Es scheint, als läge man nicht falsch, bei Fiktionen von absichtlichen Verstandes-un-schärfen zu sprechen, von Blurry-Effekten, die über die Wahrnehmung reeller Gegenstände gelegt wird.
Boschs Gemälde sind keineswegs Produkte einer reinen Fantasie. Wir sehen Kreaturen, die auf der Grundlage von real existierenden Lebewesen erdacht sind: Menschenkörper mit Vögelköpfen und Insektenflügeln zum Beispiel. Wir sehen bei genauem Betrachten hinter allen Fiktionen die Verankerung an der Realität: Die Tribute von Panem kombiniert ein übertriebener Kapitalismus mit den Gesetzen der Mode, eine Gegenüberstellung von Kunst und Natur, wobei die Diktatur der Kunst über die ursprüngliche Vorherrschaft auf perverse Art triumphiert. Wir sehen die Gladiatorenideen der antiken Römer in einer weitergedachten Realität.

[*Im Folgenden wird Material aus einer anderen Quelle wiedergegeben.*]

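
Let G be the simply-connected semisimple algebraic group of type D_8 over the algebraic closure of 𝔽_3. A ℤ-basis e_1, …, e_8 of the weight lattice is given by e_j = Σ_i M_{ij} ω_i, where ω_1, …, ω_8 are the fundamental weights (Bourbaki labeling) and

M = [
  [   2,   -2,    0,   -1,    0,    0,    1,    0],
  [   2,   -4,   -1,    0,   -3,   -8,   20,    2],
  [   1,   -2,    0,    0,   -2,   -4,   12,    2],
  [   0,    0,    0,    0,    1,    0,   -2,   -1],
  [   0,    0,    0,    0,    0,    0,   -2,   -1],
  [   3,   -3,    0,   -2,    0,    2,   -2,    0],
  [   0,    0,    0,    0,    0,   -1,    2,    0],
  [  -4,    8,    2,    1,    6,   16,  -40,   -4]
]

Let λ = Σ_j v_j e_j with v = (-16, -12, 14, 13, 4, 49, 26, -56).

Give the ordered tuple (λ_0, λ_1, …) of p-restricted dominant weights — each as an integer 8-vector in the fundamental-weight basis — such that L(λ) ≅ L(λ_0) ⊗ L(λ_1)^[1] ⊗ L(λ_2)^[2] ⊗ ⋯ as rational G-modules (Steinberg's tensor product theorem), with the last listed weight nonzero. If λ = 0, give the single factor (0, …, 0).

Change of basis e → ω: c = M·v where v = (-16, -12, 14, 13, 4, 49, 26, -56):
  c_1 = 2*-16 + -2*-12 + 0*14 + -1*13 + 0*4 + 0*49 + 1*26 + 0*-56 = 5
  c_2 = 2*-16 + -4*-12 + -1*14 + 0*13 + -3*4 + -8*49 + 20*26 + 2*-56 = 6
  c_3 = 1*-16 + -2*-12 + 0*14 + 0*13 + -2*4 + -4*49 + 12*26 + 2*-56 = 4
  c_4 = 0*-16 + 0*-12 + 0*14 + 0*13 + 1*4 + 0*49 + -2*26 + -1*-56 = 8
  c_5 = 0*-16 + 0*-12 + 0*14 + 0*13 + 0*4 + 0*49 + -2*26 + -1*-56 = 4
  c_6 = 3*-16 + -3*-12 + 0*14 + -2*13 + 0*4 + 2*49 + -2*26 + 0*-56 = 8
  c_7 = 0*-16 + 0*-12 + 0*14 + 0*13 + 0*4 + -1*49 + 2*26 + 0*-56 = 3
  c_8 = -4*-16 + 8*-12 + 2*14 + 1*13 + 6*4 + 16*49 + -40*26 + -4*-56 = 1
Base-3 expansion of each c_i:
  c_1 = 5 = 2·3^0 + 1·3^1
  c_2 = 6 = 0·3^0 + 2·3^1
  c_3 = 4 = 1·3^0 + 1·3^1
  c_4 = 8 = 2·3^0 + 2·3^1
  c_5 = 4 = 1·3^0 + 1·3^1
  c_6 = 8 = 2·3^0 + 2·3^1
  c_7 = 3 = 0·3^0 + 1·3^1
  c_8 = 1 = 1·3^0
λ_0 = (2, 0, 1, 2, 1, 2, 0, 1)
λ_1 = (1, 2, 1, 2, 1, 2, 1, 0)

((2, 0, 1, 2, 1, 2, 0, 1), (1, 2, 1, 2, 1, 2, 1, 0))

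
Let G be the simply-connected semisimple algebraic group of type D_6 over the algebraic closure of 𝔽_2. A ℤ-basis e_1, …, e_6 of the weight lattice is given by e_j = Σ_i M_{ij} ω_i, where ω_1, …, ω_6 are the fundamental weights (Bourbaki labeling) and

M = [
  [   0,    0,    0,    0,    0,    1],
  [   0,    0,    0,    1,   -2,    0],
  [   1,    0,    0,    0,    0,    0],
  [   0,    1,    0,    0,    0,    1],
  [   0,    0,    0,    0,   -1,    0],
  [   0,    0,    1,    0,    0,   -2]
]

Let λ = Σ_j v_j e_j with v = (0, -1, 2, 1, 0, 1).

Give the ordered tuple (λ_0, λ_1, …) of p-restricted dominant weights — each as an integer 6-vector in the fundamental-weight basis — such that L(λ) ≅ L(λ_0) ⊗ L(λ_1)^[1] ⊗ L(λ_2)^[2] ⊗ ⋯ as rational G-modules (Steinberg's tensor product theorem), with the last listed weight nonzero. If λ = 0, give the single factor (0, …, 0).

((1, 1, 0, 0, 0, 0),)

Change of basis e → ω: c = M·v where v = (0, -1, 2, 1, 0, 1):
  c_1 = 0·0 + (0)·(-1) + 0·2 + 0·1 + 0·0 + 1·1 = 1
  c_2 = 0·0 + (0)·(-1) + 0·2 + 1·1 + (-2)·(0) + 0·1 = 1
  c_3 = 1·0 + (0)·(-1) + 0·2 + 0·1 + 0·0 + 0·1 = 0
  c_4 = 0·0 + (1)·(-1) + 0·2 + 0·1 + 0·0 + 1·1 = 0
  c_5 = 0·0 + (0)·(-1) + 0·2 + 0·1 + (-1)·(0) + 0·1 = 0
  c_6 = 0·0 + (0)·(-1) + 1·2 + 0·1 + 0·0 + (-2)·(1) = 0
Base-2 expansion of each c_i:
  c_1 = 1 = 1·2^0
  c_2 = 1 = 1·2^0
  c_3 = 0
  c_4 = 0
  c_5 = 0
  c_6 = 0
λ_0 = (1, 1, 0, 0, 0, 0)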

So funktionieren Utopien und Dystopien: eine scharfe Betrachtung der Gegenwart und eine anschließende Unscharfstellung der Verstandeslinse auf die gefundenen Ergebnisse. Im Optimalfall entsteht durch das gefundene Endergebnis eine Art Spiegel der Realität, worin sich ein kritisches Werturteil versteckt.
Bei Utopien mag die Hoffnung des Autors enthalten sein, dass eine bessere Welt möglich ist, bei Dystopien, die Warnung, die Welt könne „aus den Fugen“ geraten.
Bei der Interpretation vieler dieser Dystopien oder Utopien gelangt man schnell zur naheliegenden Formulierung „Was wäre wenn …“, als eine Grundprämisse für die vorliegende Geschichte. Es erscheint aber auf der Grundlage des vorher gedachten, dass sich alternativ etwas anderes anbietet, wenn dies auch nicht auf den ersten Blick und intuitiv beim Rezipieren der Utopien ersichtlich ist: Was ist, bei aller Unschärfe, die gemeinsame (die realistische) Kontur?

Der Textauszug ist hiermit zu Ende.